Entre os indígenas, havia intensa miscigenação entre diferentes grupos, predominando as características culturais, sociais e políticas dos Mapuche (uma etnia que se origina no território onde hoje fica o Chile). Havia dois importantes cacicados que organizavam os indígenas da região política e militarmente: o cacicado de Salinas Grandes, sob o comando de Juan Calfucurá, e o cacicado do grupo Ranquel de Leuvucó, cujo expoente mais destacado era Paghitruz Guor.

Quais são as principais diferenças entre as formas de organização dos índios brasileiros e argentinos?

Há muitas diferenças nas formas de organização dos próprios índios brasileiros, o território é imenso.

Mas quanto aos índios dessa região sul da Argentina — que eram muito distintos dos Guarani da província de Misiones, ou de grupos do norte do país —, eles mantinham uma estrutura política, social e econômica centralizada na figura dos caciques, muitos com linhas sucessórias familiares. Eles praticavam agricultura, coletavam e faziam pecuária, mas uma parte essencial de sua atividade era o comércio de gado, criado ou roubado dos criollos, que era vendido em diferentes províncias da Argentina e no Chile, especialmente no século XIX. Esses indígenas também estabeleceram intensa comunicação escrita com os criollos. Os caciques em geral eram alfabetizados, ou tinham alguém alfabetizado por perto que fazia essa mediação com autoridades civis, militares e religiosas.

No livro você explica As Campanhas do Deserto como sendo um genocídio indígena, mas essas campanhas ainda são muito exaltadas na Argentina como uma vitória. Por que isso acontece? Seria como a nossa relação com os Bandeirantes?

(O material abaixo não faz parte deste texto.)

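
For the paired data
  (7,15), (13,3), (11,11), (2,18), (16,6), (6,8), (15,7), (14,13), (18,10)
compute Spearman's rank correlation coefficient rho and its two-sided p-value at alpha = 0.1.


Step 1: Rank x and y separately (midranks; no ties here).
rank(x): 7->3, 13->5, 11->4, 2->1, 16->8, 6->2, 15->7, 14->6, 18->9
rank(y): 15->8, 3->1, 11->6, 18->9, 6->2, 8->4, 7->3, 13->7, 10->5
Step 2: d_i = R_x(i) - R_y(i); compute d_i^2.
  (3-8)^2=25, (5-1)^2=16, (4-6)^2=4, (1-9)^2=64, (8-2)^2=36, (2-4)^2=4, (7-3)^2=16, (6-7)^2=1, (9-5)^2=16
sum(d^2) = 182.
Step 3: rho = 1 - 6*182 / (9*(9^2 - 1)) = 1 - 1092/720 = -0.516667.
Step 4: Under H0, t = rho * sqrt((n-2)/(1-rho^2)) = -1.5966 ~ t(7).
Step 5: Two-sided p-value from the t-distribution with 7 df = 0.154390.
Step 6: alpha = 0.1. fail to reject H0.

rho = -0.5167, p = 0.154390, fail to reject H0 at alpha = 0.1.


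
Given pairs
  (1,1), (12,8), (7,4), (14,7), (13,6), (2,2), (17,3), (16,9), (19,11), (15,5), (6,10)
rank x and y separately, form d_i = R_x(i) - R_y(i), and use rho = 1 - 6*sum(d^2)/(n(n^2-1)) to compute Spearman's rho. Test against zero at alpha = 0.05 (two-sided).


Step 1: Rank x and y separately (midranks; no ties here).
rank(x): 1->1, 12->5, 7->4, 14->7, 13->6, 2->2, 17->10, 16->9, 19->11, 15->8, 6->3
rank(y): 1->1, 8->8, 4->4, 7->7, 6->6, 2->2, 3->3, 9->9, 11->11, 5->5, 10->10
Step 2: d_i = R_x(i) - R_y(i); compute d_i^2.
  (1-1)^2=0, (5-8)^2=9, (4-4)^2=0, (7-7)^2=0, (6-6)^2=0, (2-2)^2=0, (10-3)^2=49, (9-9)^2=0, (11-11)^2=0, (8-5)^2=9, (3-10)^2=49
sum(d^2) = 116.
Step 3: rho = 1 - 6*116 / (11*(11^2 - 1)) = 1 - 696/1320 = 0.472727.
Step 4: Under H0, t = rho * sqrt((n-2)/(1-rho^2)) = 1.6094 ~ t(9).
Step 5: Two-sided p-value from the t-distribution with 9 df = 0.141999.
Step 6: alpha = 0.05. fail to reject H0.

rho = 0.4727, p = 0.141999, fail to reject H0 at alpha = 0.05.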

As Campanhas queriam eliminar os indígenas fisicamente e foram muito bem sucedidas nisso. Muitos foram mortos durante as operações militares e outros tantos não sobreviveram ao primeiro ano sob comando criollo, tendo sucumbido ao frio, fome e ferimentos.

As Campanhas são muito exaltadas porque são tidas como o momento em que a Argentina vista como civilizada (Buenos Aires) conseguiu conquistar o território que não era explorado e também vencer resistências histórias que impunham freios ao projeto liberal portenho. As Campanhas ainda são exaltadas por parte dos argentinos, mas há também muita crítica a elas. Estátuas do maior general que as comandou, Julio Argentino Roca, são constantemente pichadas, a nota de 100 pesos que reproduzia quadro laudatório do fato e a face de Roca foi substituída.

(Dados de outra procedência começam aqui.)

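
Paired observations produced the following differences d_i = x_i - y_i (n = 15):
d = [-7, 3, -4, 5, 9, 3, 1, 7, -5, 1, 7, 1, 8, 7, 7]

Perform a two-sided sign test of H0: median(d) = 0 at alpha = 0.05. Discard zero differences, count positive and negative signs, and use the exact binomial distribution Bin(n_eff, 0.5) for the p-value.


Step 1: Discard zero differences. Original n = 15; n_eff = number of nonzero differences = 15.
Nonzero differences (with sign): -7, +3, -4, +5, +9, +3, +1, +7, -5, +1, +7, +1, +8, +7, +7
Step 2: Count signs: positive = 12, negative = 3.
Step 3: Under H0: P(positive) = 0.5, so the number of positives S ~ Bin(15, 0.5).
Step 4: Two-sided exact p-value = sum of Bin(15,0.5) probabilities at or below the observed probability = 0.035156.
Step 5: alpha = 0.05. reject H0.

n_eff = 15, pos = 12, neg = 3, p = 0.035156, reject H0.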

Podemos fazer essa aproximação com os bandeirantes por essa compreensão da expansão territorial e da eliminação de resistências ao uso intensivo da terra, mas na Argentina foram campanhas oficiais do Exército, enquanto as ações dos Bandeirantes eram quase sempre empreendimentos privados apoiados por agentes da Coroa Portuguesa.

Como é a influência e a herança indígena na Argentina hoje? Os índios e sua cultura são respeitados de algum modo? Há uma relação dúbia, como no Brasil, onde o índio é visto ao mesmo tempo como um símbolo nacional e um problema a ser resolvido?

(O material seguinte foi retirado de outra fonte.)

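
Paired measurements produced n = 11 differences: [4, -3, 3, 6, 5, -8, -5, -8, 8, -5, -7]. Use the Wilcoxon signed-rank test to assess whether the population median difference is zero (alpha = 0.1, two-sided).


Step 1: Drop any zero differences (none here) and take |d_i|.
|d| = [4, 3, 3, 6, 5, 8, 5, 8, 8, 5, 7]
Step 2: Midrank |d_i| (ties get averaged ranks).
ranks: |4|->3, |3|->1.5, |3|->1.5, |6|->7, |5|->5, |8|->10, |5|->5, |8|->10, |8|->10, |5|->5, |7|->8
Step 3: Attach original signs; sum ranks with positive sign and with negative sign.
W+ = 3 + 1.5 + 7 + 5 + 10 = 26.5
W- = 1.5 + 10 + 5 + 10 + 5 + 8 = 39.5
(Check: W+ + W- = 66 should equal n(n+1)/2 = 66.)
Step 4: Test statistic W = min(W+, W-) = 26.5.
Step 5: Ties in |d|, so use the tie-corrected normal approximation.
        E[W] = n(n+1)/4 = 11*12/4 = 33.
        Tie groups: |d|=3 (t=2), |d|=5 (t=3), |d|=8 (t=3); sum(t^3 - t) = 54.
        Var[W] = n(n+1)(2n+1)/24 - sum(t^3-t)/48 = 3036/24 - 54/48 = 125.375.
        z = (W - E[W]) / sqrt(Var[W]) = (26.5 - 33) / 11.1971 = -0.5805.
        Two-sided p = 2*Phi(z) = 0.561572.
Step 6: alpha = 0.1. fail to reject H0.

W+ = 26.5, W- = 39.5, W = min = 26.5, p = 0.561572, fail to reject H0.


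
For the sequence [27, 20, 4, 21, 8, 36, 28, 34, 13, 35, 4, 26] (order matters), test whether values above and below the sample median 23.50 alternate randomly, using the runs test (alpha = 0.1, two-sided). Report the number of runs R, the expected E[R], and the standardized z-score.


Step 1: Compute median = 23.50; label A = above, B = below.
Labels in order: ABBBBAAABABA  (n_A = 6, n_B = 6)
Step 2: Count runs R = 7.
Step 3: Under H0 (random ordering), E[R] = 2*n_A*n_B/(n_A+n_B) + 1 = 2*6*6/12 + 1 = 7.0000.
        Var[R] = 2*n_A*n_B*(2*n_A*n_B - n_A - n_B) / ((n_A+n_B)^2 * (n_A+n_B-1)) = 4320/1584 = 2.7273.
        SD[R] = 1.6514.
Step 4: R = E[R], so z = 0 with no continuity correction.
Step 5: Two-sided p-value via normal approximation = 2*(1 - Phi(|z|)) = 1.000000.
Step 6: alpha = 0.1. fail to reject H0.

R = 7, z = 0.0000, p = 1.000000, fail to reject H0.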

Na história e no discurso oficiais, praticamente não há indígenas. Os livros didáticos dedicam pouquíssimas páginas ao período colonial, praticamente não falam sobre os povos pré-colombianos e mesmo sobre o século XIX, e pouco abordam essa questão.

A Argentina construiu sua identidade como um país de brancos descendentes de europeus, um enclave da civilização europeia na América do Sul, o indígena não cabe nesse discurso. Há ainda muitos índios na Argentina, em Misiones e no norte, mas eles não entram nessa imagem nacional e são em geral muito mal vistos. Portanto, nem essa relação idealizada com o índio eles têm.